After she realized her father was gone, my then-7-year-old daughter became despondent. I had never seen her so depressed. She stayed in bed for long stretches of the days, and she was always crying. I took her for counseling and did my best to give her some space. Eventually, the anger at me emerged.
“It’s your fault daddy is gone,” she hissed at me one day.
“Why do you say that?” I asked.
“You’re the one who told him to leave!”
I felt that honesty, broken into the simplest terms possible, was the best policy, so I confirmed, “Yes. I did ask him to leave.”
“See? It’s your fault he’s gone!”
“He didn’t love me, Harley,” I told her, choking on my own tears as I spoke. “Don’t you think I deserve to be loved, too?” But I told her I was sorry I had let her down.
I continued to be the sane and supportive parent, and my daughter eventually forgave me.
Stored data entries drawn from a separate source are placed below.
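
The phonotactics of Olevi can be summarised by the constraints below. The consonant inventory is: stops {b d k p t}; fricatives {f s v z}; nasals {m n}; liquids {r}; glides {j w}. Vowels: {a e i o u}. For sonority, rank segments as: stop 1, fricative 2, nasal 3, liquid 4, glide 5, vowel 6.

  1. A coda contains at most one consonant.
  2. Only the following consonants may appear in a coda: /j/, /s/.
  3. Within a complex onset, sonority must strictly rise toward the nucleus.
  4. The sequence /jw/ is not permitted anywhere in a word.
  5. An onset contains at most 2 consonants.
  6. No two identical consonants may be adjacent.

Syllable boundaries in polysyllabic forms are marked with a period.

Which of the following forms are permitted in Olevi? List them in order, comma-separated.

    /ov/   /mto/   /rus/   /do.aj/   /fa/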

My ex-husband—who had resisted my accusations of not loving me at the time—now, on a regular basis, tells the women he dates that he never loved me, he only married me because [reasons]. At first I was hurt when I heard this, until I realized there was nothing to be hurt about. I was the first one to say that he did not love me; what did it matter that he had finally come around to agreeing with me?
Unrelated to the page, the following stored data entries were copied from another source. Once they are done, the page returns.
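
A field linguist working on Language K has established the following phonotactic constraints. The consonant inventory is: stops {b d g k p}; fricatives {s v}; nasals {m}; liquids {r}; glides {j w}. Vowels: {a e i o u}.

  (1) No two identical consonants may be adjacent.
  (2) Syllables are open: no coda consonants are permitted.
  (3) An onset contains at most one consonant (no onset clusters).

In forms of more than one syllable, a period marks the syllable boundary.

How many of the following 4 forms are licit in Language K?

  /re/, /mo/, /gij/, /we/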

I know now that I got it wrong when I talked to my daughter that day. I don’t deserve to be loved. No one does. I am broken and sinful and God’s love for me is an act of grace.
Likewise, the love that I have found in my mortal relationships are acts of grace, the human intermingled with the divine. My fiancé’s love for me is an act of grace. My children’s love for me are acts of grace. When Jesus commands us to love our neighbors (and our enemies), he is really commanding us to show grace to others, even those who do not deserve it.
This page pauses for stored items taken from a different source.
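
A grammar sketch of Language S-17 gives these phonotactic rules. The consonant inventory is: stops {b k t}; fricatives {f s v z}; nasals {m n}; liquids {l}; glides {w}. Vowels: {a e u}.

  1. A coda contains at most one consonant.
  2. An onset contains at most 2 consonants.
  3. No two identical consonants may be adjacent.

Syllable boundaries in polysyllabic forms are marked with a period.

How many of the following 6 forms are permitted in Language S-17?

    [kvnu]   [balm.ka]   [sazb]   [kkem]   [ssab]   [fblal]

[kvnu] — violates constraint 2: syllable 1 onset /kvn/ has 3 consonants (> 2) → not permitted
[balm.ka] — violates constraint 1: syllable 1 coda /lm/ has 2 consonants (> 1) → not permitted
[sazb] — violates constraint 1: syllable 1 coda /zb/ has 2 consonants (> 1) → not permitted
[kkem] — violates constraint 3: adjacent identical consonants /kk/ → not permitted
[ssab] — violates constraint 3: adjacent identical consonants /ss/ → not permitted
[fblal] — violates constraint 2: syllable 1 onset /fbl/ has 3 consonants (> 2) → not permitted
No form is permitted → 0.

0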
I never would have wished the last 4-5 years of my life on anyone. Yet knowing what a persistent void of love looks like and feels like has left me all the more able to stand in awe of the love God had for us in sending Jesus Christ to die for us.
“The Lord your God is in your midst, a mighty one who will save; he will rejoice over you with gladness; he will quiet you by his love; he will exult over you with loud singing.” ~ Zephaniah 3:17 (ESV)
“For God so loved the world that he gave his only Son, so that everyone who believes in him may not perish but may have eternal life.” ~ John 3:16
“Love is patient; love is kind; love is not envious or boastful or arrogant or rude. It does not insist on its own way; it is not irritable or resentful; it does not rejoice in wrongdoing, but rejoices in the truth. It bears all things, believes all things, hopes all things, endures all things.” ~ 1 Corinthians 13:4-7
“Hatred stirs up strife, but love covers all offenses.” ~ Proverbs 10:12
All Bible verses are from the New Revised Standard Version unless otherwise noted.